Some of the standard inputs and displays offered by the Touch Bar include buttons to initiate app-specific actions, toggles such as turning on underlining while creating a document, candidate lists that show suggested words, character pickers, color pickers, labels that describe a control (“add location” etc.), and popovers. This latter function appears as a stacked icon in a collapsed state, but when touched, will expand across the entire App Region to the right. Customers will also see sliders, scrubbers (like the ability to slide through open Safari tabs), segmented controls, and sharing service pickers.

Does Touch Bar pave the way for more iOS features and apps in MacOS?

Again, there’s indication that the T1 chip and Touch Bar are tied together outside the security envelope. As previously mentioned, Troughton-Smith theorizes that the Touch Bar could remain active when the processor and MacOS are in low power, perhaps even turned off. This could lead to iOS features and apps on MacBook Pros in the future.

“Perhaps someday it could run a higher class processor, like Apple’s A-series chips, and allow MacOS to ‘run’ iOS apps and Extensions, like iMessage apps, or manage notifications, system tasks, networking, during sleep, without having to power up the x86 CPU,” he speculates.
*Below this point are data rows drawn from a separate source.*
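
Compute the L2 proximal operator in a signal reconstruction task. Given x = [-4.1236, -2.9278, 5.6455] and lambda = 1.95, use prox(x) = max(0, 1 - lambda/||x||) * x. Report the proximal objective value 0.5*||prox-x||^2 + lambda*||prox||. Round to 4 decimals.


Step 1: Compute ||x||.
||x|| = 7.5794
Step 2: Compute scaling factor.
scale = max(0, 1 - 1.95/7.5794) = 0.7427
Step 3: prox(x) = [-3.0627, -2.1745, 4.1931]
||prox(x)|| = 5.6294
Step 4: Proximal objective.
0.5*||prox-x||^2 = 1.9013
lambda*||prox|| = 10.9773
Total = 12.8786


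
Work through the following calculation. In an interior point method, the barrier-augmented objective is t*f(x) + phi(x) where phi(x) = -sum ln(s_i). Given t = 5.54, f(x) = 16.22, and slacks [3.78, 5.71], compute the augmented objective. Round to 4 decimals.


Step 1: Compute log-barrier.
ln values: [1.3297, 1.7422]
phi = -(1.3297 + 1.7422) = -3.0719
Step 2: Compute augmented objective.
t*f(x) = 5.54*16.22 = 89.8588
Total = 89.8588 - 3.0719 = 86.7869


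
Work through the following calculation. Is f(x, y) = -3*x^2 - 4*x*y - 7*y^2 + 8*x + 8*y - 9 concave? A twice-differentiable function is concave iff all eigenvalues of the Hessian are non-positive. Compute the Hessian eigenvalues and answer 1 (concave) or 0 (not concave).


The Hessian of f(x,y) = -3*x^2 - 4*x*y - 7*y^2 + 8*x + 8*y - 9 is:
H = [[-6, -4], [-4, -14]]
Trace = -6 - 14 = -20
Determinant = -6*-14 - (-4)^2 = 68
Discriminant = (-20)^2 - 4*68 = 128.0
Eigenvalues: lambda_1 = -15.6569, lambda_2 = -4.3431
The function is concave.

1


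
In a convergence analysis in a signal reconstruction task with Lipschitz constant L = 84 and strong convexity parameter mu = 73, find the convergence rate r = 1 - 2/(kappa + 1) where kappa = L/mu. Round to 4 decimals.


Step 1: Compute the condition number.
kappa = L/mu = 84/73 = 1.1507
Step 2: Compute the convergence rate.
r = 1 - 2/(kappa + 1) = 1 - 2*mu/(L + mu) = (L - mu)/(L + mu) = 11/157 = 0.0701


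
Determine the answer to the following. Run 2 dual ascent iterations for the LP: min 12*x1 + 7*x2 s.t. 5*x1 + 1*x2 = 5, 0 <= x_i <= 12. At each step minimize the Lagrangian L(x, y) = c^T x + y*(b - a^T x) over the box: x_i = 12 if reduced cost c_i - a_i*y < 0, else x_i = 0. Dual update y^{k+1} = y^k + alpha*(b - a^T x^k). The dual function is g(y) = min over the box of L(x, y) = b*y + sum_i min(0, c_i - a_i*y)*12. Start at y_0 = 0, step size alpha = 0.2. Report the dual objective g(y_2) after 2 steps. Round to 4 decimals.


Dual ascent for LP: min 12*x1 + 7*x2, 5*x1 + 1*x2 = 5, 0 <= x_i <= 12
Step 1: y^k = 0.0, reduced costs: (12.0, 7.0)
  x^k = (0.0, 0.0), subgradient = b - a^T x = 5.0
  y^{k+1} = 0.0 + 0.2*5.0 = 1.0
Step 2: y^k = 1.0, reduced costs: (7.0, 6.0)
  x^k = (0.0, 0.0), subgradient = b - a^T x = 5.0
  y^{k+1} = 1.0 + 0.2*5.0 = 2.0
Dual objective at y_2 = 2.0: reduced costs (2.0, 5.0), box minimizer x = (0.0, 0.0)
g(y_2) = b*y + (c1 - a1*y)*x1 + (c2 - a2*y)*x2 = 5*2.0 + 2.0*0.0 + 5.0*0.0 = 10.0 + 0.0 + 0.0 = 10.0


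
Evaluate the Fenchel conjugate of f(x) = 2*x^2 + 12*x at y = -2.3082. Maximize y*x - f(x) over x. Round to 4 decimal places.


f*(y) = sup_x {y*x - a*x^2 - b*x} = sup_x {(y-b)*x - a*x^2}
FOC: (y - b) - 2a*x = 0 => x* = (y - b)/(2a)
x* = (-2.3082 - 12)/(2*2) = -3.5771
f*(-2.3082) = (y-b)^2/(4a) = (-2.3082 - 12)^2/(4*2)
= 204.7246/8 = 25.5906


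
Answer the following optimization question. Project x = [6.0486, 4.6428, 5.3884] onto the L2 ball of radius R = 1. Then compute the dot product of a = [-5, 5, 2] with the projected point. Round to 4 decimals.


Step 1: Compute ||x|| (intermediates to 6 decimals).
||x|| = sqrt(6.0486^2 + 4.6428^2 + 5.3884^2) = 9.336809
Step 2: Project.
Since ||x|| > R, scale = R/||x|| = 1/9.336809 = 0.107103, proj(x) = scale * x
proj(x) = [0.647823, 0.497258, 0.577114]
Step 3: Dot product.
a^T * proj(x) = -5*0.647823 + 5*0.497258 + 2*0.577114 = 0.4014


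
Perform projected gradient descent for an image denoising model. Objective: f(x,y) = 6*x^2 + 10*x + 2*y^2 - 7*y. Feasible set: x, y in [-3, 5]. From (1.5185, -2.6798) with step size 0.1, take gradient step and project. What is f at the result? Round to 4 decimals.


Step 1: Compute gradient at (1.5185, -2.6798).
grad_x = 2*6*1.5185 + 10 = 28.222
grad_y = 2*2*-2.6798 - 7 = -17.7192
Step 2: Gradient step.
x_raw = 1.5185 - 0.1*28.222 = -1.3037
y_raw = -2.6798 - 0.1*-17.7192 = -0.9079
Step 3: Project onto [-3, 5].
x_proj = clip(-1.3037) = -1.3037
y_proj = clip(-0.9079) = -0.9079
Step 4: Evaluate f.
f(-1.3037, -0.9079) = 5.1645


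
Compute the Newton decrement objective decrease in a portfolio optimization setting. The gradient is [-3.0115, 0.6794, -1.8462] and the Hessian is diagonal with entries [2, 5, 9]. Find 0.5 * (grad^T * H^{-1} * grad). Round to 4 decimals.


Step 1: H is diagonal, so H^(-1) * g = [-1.5058, 0.1359, -0.2051].
Step 2: g^T H^(-1) g = sum_i g_i^2 / H_ii
  = (-3.0115)^2/2 + (0.6794)^2/5 + (-1.8462)^2/9
  = 4.5346 + 0.0923 + 0.3787 = 5.0056
Step 3: Objective decrease = 0.5 * g^T H^(-1) g = 2.5028


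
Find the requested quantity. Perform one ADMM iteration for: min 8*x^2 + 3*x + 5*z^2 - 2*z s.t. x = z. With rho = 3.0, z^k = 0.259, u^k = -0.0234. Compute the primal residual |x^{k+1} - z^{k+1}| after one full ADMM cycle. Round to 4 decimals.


ADMM iteration with rho = 3.0, z^k = 0.259, u^k = -0.0234
Step 1: x-update.
Minimize 8*x^2 + 3*x + (3.0/2)*(x - 0.259 - 0.0234)^2
FOC: (2*8 + 3.0)*x = -3 + 3.0*(0.259 + 0.0234)
x^{k+1} = -0.1133
Step 2: z-update.
Minimize 5*z^2 - 2*z + (3.0/2)*(-0.1133 - z - 0.0234)^2
FOC: (2*5 + 3.0)*z = 2 + 3.0*(-0.1133 - 0.0234)
z^{k+1} = 0.1223
Step 3: u-update.
u^{k+1} = -0.0234 - 0.1133 - 0.1223 = -0.259
Step 4: Primal residual = |-0.1133 - 0.1223| = 0.2356


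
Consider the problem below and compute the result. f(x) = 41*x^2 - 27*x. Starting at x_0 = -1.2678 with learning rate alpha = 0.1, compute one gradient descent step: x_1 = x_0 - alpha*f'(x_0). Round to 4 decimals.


We compute the gradient at x_0 and apply the update.
f'(x) = 82*x - 27
f'(-1.2678) = 82*-1.2678 - 27 = -130.9596
x_1 = -1.2678 - 0.1*-130.9596 = 11.8282


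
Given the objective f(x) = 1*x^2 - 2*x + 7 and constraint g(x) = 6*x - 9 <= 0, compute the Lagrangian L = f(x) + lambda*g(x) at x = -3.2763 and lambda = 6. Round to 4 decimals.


Step 1: Evaluate f(x).
f(-3.2763) = 1*(-3.2763)^2 - 2*(-3.2763) + 7 = 24.2867
Step 2: Evaluate g(x).
g(-3.2763) = 6*-3.2763 - 9 = -28.6578
Step 3: Compute Lagrangian.
L = 24.2867 + 6*-28.6578 = -147.6601


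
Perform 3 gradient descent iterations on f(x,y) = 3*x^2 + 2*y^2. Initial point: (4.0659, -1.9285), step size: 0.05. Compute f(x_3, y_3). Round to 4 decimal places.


Gradient descent on f(x,y) = 3*x^2 + 2*y^2.
Starting point: (4.0659, -1.9285), alpha = 0.05
Step 1: grad_x = 2*3*4.0659 = 24.3954, grad_y = 2*2*-1.9285 = -7.714
  x_1 = 4.0659 - 0.05*24.3954 = 2.8461
  y_1 = -1.9285 - 0.05*-7.714 = -1.5428
Step 2: grad_x = 2*3*2.8461 = 17.0768, grad_y = 2*2*-1.5428 = -6.1712
  x_2 = 2.8461 - 0.05*17.0768 = 1.9923
  y_2 = -1.5428 - 0.05*-6.1712 = -1.2342
Step 3: grad_x = 2*3*1.9923 = 11.9537, grad_y = 2*2*-1.2342 = -4.937
  x_3 = 1.9923 - 0.05*11.9537 = 1.3946
  y_3 = -1.2342 - 0.05*-4.937 = -0.9874
f(1.3946, -0.9874) = 3*1.3946^2 + 2*(-0.9874)^2 = 7.7846


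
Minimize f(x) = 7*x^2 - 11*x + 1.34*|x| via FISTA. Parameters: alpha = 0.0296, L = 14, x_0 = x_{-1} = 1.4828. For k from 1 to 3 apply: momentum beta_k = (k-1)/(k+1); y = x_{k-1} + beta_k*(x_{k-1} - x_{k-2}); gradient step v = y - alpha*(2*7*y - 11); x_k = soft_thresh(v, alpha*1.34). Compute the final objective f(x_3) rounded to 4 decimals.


FISTA on f(x) = 7*x^2 - 11*x + 1.34*|x|
L = 14, alpha = 0.0296
Iteration 1: beta = 0.0, y = 1.4828 + 0.0*(1.4828 - 1.4828) = 1.4828
  grad(y) = 9.7592, v = y - alpha*grad = 1.1939
  prox(v) = soft_thresh(1.1939, 0.0397) = 1.1543
Iteration 2: beta = 0.3333, y = 1.1543 + 0.3333*(1.1543 - 1.4828) = 1.0448
  grad(y) = 3.6265, v = y - alpha*grad = 0.9374
  prox(v) = soft_thresh(0.9374, 0.0397) = 0.8977
Iteration 3: beta = 0.5, y = 0.8977 + 0.5*(0.8977 - 1.1543) = 0.7695
  grad(y) = -0.2273, v = y - alpha*grad = 0.7762
  prox(v) = soft_thresh(0.7762, 0.0397) = 0.7365
f(x_3) = 7*0.7365^2 - 11*0.7365 + 1.34*|0.7365| = -3.3175


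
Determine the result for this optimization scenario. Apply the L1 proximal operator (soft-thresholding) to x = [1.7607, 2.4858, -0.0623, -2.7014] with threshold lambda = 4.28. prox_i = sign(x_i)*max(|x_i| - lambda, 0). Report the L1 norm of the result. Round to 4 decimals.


Soft-thresholding with lambda = 4.28:
prox(1.7607) = sign(1.7607)*max(|1.7607| - 4.28, 0) = 0.0
prox(2.4858) = sign(2.4858)*max(|2.4858| - 4.28, 0) = 0.0
prox(-0.0623) = sign(-0.0623)*max(|-0.0623| - 4.28, 0) = 0.0
prox(-2.7014) = sign(-2.7014)*max(|-2.7014| - 4.28, 0) = 0.0
prox(x) = [0.0, 0.0, 0.0, 0.0]
||prox(x)||_1 = 0.0 + 0.0 + 0.0 + 0.0 = 0.0


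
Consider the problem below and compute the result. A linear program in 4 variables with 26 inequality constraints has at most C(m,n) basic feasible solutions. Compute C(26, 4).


Each vertex corresponds to some choice of n active constraints out of m, so the number of vertices is at most C(m, n) = m! / (n!(m-n)!).
m = 26, n = 4
Numerator: 26 * 25 * 24 * 23
Denominator: 4! = 24
C(26, 4) = 14950


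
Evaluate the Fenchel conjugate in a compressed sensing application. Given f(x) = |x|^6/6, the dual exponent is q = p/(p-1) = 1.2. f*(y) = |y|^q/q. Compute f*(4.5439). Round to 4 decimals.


The conjugate exponent q satisfies 1/p + 1/q = 1.
p = 6, so q = 6/(6 - 1) = 1.2
|y|^q = 4.5439^1.2 = 6.1506
f*(4.5439) = 6.1506 / 1.2 = 5.1255


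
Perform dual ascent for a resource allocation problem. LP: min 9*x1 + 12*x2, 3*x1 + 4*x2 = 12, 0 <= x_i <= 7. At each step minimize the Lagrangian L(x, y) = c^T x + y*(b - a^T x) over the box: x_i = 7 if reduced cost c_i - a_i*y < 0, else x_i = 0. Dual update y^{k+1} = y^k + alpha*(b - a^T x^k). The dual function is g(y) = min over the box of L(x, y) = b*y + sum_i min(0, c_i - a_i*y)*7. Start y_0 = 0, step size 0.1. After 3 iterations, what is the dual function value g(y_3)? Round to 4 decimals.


Dual ascent for LP: min 9*x1 + 12*x2, 3*x1 + 4*x2 = 12, 0 <= x_i <= 7
Step 1: y^k = 0.0, reduced costs: (9.0, 12.0)
  x^k = (0.0, 0.0), subgradient = b - a^T x = 12.0
  y^{k+1} = 0.0 + 0.1*12.0 = 1.2
Step 2: y^k = 1.2, reduced costs: (5.4, 7.2)
  x^k = (0.0, 0.0), subgradient = b - a^T x = 12.0
  y^{k+1} = 1.2 + 0.1*12.0 = 2.4
Step 3: y^k = 2.4, reduced costs: (1.8, 2.4)
  x^k = (0.0, 0.0), subgradient = b - a^T x = 12.0
  y^{k+1} = 2.4 + 0.1*12.0 = 3.6
Dual objective at y_3 = 3.6: reduced costs (-1.8, -2.4), box minimizer x = (7.0, 7.0)
g(y_3) = b*y + (c1 - a1*y)*x1 + (c2 - a2*y)*x2 = 12*3.6 + (-1.8)*7.0 + (-2.4)*7.0 = 43.2 - 12.6 - 16.8 = 13.8


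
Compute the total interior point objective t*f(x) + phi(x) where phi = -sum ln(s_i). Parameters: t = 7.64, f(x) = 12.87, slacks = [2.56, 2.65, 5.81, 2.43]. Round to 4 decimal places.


Step 1: Compute log-barrier.
ln values: [0.94, 0.9746, 1.7596, 0.8879]
phi = -(0.94 + 0.9746 + 1.7596 + 0.8879) = -4.562
Step 2: Compute augmented objective.
t*f(x) = 7.64*12.87 = 98.3268
Total = 98.3268 - 4.562 = 93.7648


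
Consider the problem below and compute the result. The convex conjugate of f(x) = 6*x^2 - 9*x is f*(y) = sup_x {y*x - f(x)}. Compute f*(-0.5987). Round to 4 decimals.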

However, he also points out the link between the T1 chip and the Touch ID sensor. They’re both tied together like the way Touch ID is linked to the security chip in Apple’s latest iPhones. If the sensor goes out, both the sensor and the security chip will need to be replaced. And based on Apple’s Touch Bar guidelines, the Touch ID sensor appears to be physically part of the OLED device, so that indicates the whole section above the keyboard would need to be replaced if that’s the case.

One confirmation backing speculation that the Touch Bar can run without MacOS loaded was provided by Apple software engineering chief Craig Federighi. He acknowledged that the OLED strip provides visual function keys when running Microsoft Windows on a Mac. Apple provides what it calls Boot Camp, which allows users to install Microsoft Windows and boot either into MacOS or Microsoft’s platform on a Mac device.

Apple sets the Touch Bar rules

Apple now provides developers with an application program interface (API) and guidelines for developing Touch Bar support in their apps and programs. According to Apple, the Touch Bar is an input device, and not a secondary screen even though, technically, it is a screen.

“The user may glance at the Touch Bar to locate or use a control, but their primary focus is the main screen,” Apple states. “The Touch Bar shouldn’t display alerts, messages, scrolling content, static content, or anything else that commands the user’s attention or distracts from their work on the main screen.”

Some of the rules Apple is enforcing include concluding tasks on the Touch Bar that begin on the OLED strip, avoid using Touch Bar for replacing well-known keyboard shortcuts, avoid mirroring Touch Bar interactions on the main screen, provide controls that product immediate results, and more.